With this method, you’ll be automatically charged for your purchase each month until it’s paid off in full.
This can be a good option if you want to spread out the cost of an expensive item over time without having to worry about making payments yourself.
Finally, some companies offer financing options for buy now pay later purchases. This means that you can take out a loan to cover the cost of your purchase and then make payments on the loan over time.
This can be a good option if you need more time to pay off your purchase but don’t want to put it on a credit card or take out a personal loan.
Should I use BNPL?
Buy Now Pay Later could be a good option for shopping without spending the full amount. It’s a type of credit agreement, whereby you make the required installments over weeks or months until you pay the balance in full.
However, when using BNPL, you should consider a few things:
BNPL is increasingly marketed as the easiest form of checkout.
That’s why you might even sign up for it without realizing it because the transactions are often so frictionless. To entice you to pay with BNPL, some retailers occasionally provide additional discounts.
This has the implication that you might not think it through properly and you may be persuaded to make a larger purchase than you planned for.
Review the Terms
It’s likely that the tiny print outlining what you’re signing up for is published somewhere on the provider’s website that is not typically easy to find.
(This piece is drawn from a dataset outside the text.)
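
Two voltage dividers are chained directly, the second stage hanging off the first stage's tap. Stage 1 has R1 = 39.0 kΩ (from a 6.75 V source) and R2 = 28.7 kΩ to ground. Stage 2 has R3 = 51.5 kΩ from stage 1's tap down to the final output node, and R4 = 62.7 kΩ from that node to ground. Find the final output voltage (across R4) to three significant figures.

V_out ≈ 1.37 V

Stage 2 presents R3+R4 = 114.2 kΩ as a load on stage 1's tap.
Stage 1's lower leg becomes R2‖(R3+R4) = 22.94 kΩ, so V_mid = 6.75 × 22.94/61.94 = 2.500 V.
Stage 2 is itself unloaded: V_out = V_mid × R4/(R3+R4) = 2.500 × 62.7/114.2 = 1.37 V.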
It may be difficult to tell which repayment plan you’ve opted for and whether it is the best one for your circumstances, particularly if you are given a choice of BNPL products at the checkout.
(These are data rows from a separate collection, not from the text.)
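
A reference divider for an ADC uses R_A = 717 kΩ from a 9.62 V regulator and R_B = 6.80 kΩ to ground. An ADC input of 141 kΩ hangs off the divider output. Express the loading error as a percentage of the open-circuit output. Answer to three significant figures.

4.56 %

The divider's output (Thévenin) resistance is R_A‖R_B = 6.736 kΩ.
Fractional drop under load = R_th/(R_th + R_L) = 6.736 / (6.736 + 141) = 0.04560.
So the output falls by 4.56 %.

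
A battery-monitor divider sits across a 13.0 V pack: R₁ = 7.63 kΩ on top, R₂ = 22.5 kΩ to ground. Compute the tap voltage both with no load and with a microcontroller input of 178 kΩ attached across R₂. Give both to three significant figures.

Unloaded: 9.71 V; loaded: 9.41 V

Open-circuit: V = 13.0 × 22.5/(7.63 + 22.5) = 9.71 V.
With the load, R₂ becomes R₂‖R_L = 19.98 kΩ, so V = 13.0 × 19.98/27.61 = 9.41 V.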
The risks involved with borrowing, as with any credit instrument, should be understood.
Make sure to look for and then double-check the terms and conditions before you simply check a box without reading them.
If you don’t, you won’t be able to predict what will happen if you miss paying a bill or find yourself unable to make the required monthly installments.
How Merchants Benefit
With the BNPL model, the payment provider makes money off of the retailer rather than the customer.
The majority of Buy Now Pay Later service providers to deduct a percentage from any sales made where customers choose BNPL as a payment method.
Providers like Affirm and Afterpay help retailers boost their sales by increasing the average shopping cart value.
Does Buy Now Pay Later Affect Your Credit Score?
Most businesses perform a soft credit check as part of their affordability checks when you apply for Buy Now Pay Later credit.
Your credit score won’t be impacted by these soft credit checks.
Providers of BNPLs can, however, inform credit reference agencies of missing payments. Therefore, missing or paying late on your monthly installments could lower your credit score.
Some companies may send unpaid invoices to a debt collection agency if payments are frequently late, affecting the borrower’s credit rating.
If you miss a payment deadline, you may be charged a late fee, or the payment may be carried over to the next due date.
If you are still unable to make payments, some providers may hand you over to a debt collector to recover outstanding payments.
Therefore, it’s imperative that you contact your provider to explain your circumstances and see if they can offer you an alternative solution.
Will I Be Eligible for BNPL?
Because you are borrowing the item’s purchase price using Buy Now Pay Later, it is viewed as a form of credit in some ways.
This means that Buy Now Pay Later providers may do a credit check before deciding whether to approve your application.
If you have a bad credit score, you probably won’t be eligible for BNPL credit.
You should check your own credit score regularly to make sure that there aren’t any issues that may prevent you from qualifying for credit.
Related: How To Improve Your Credit Score
Buy Now Pay Later Alternatives
Buy Now Pay Later is a convenient way to make a purchase and spread out the cost over time, interest-free.
However, there are alternatives available.
You may, for instance, apply for a credit card that allows you to spread out the cost of a purchase over a number of months. If you pay the balance in full within a specific time period, you can avoid paying any interest.
Credit cards also have the benefit of being used for purchases at multiple merchants and not only once.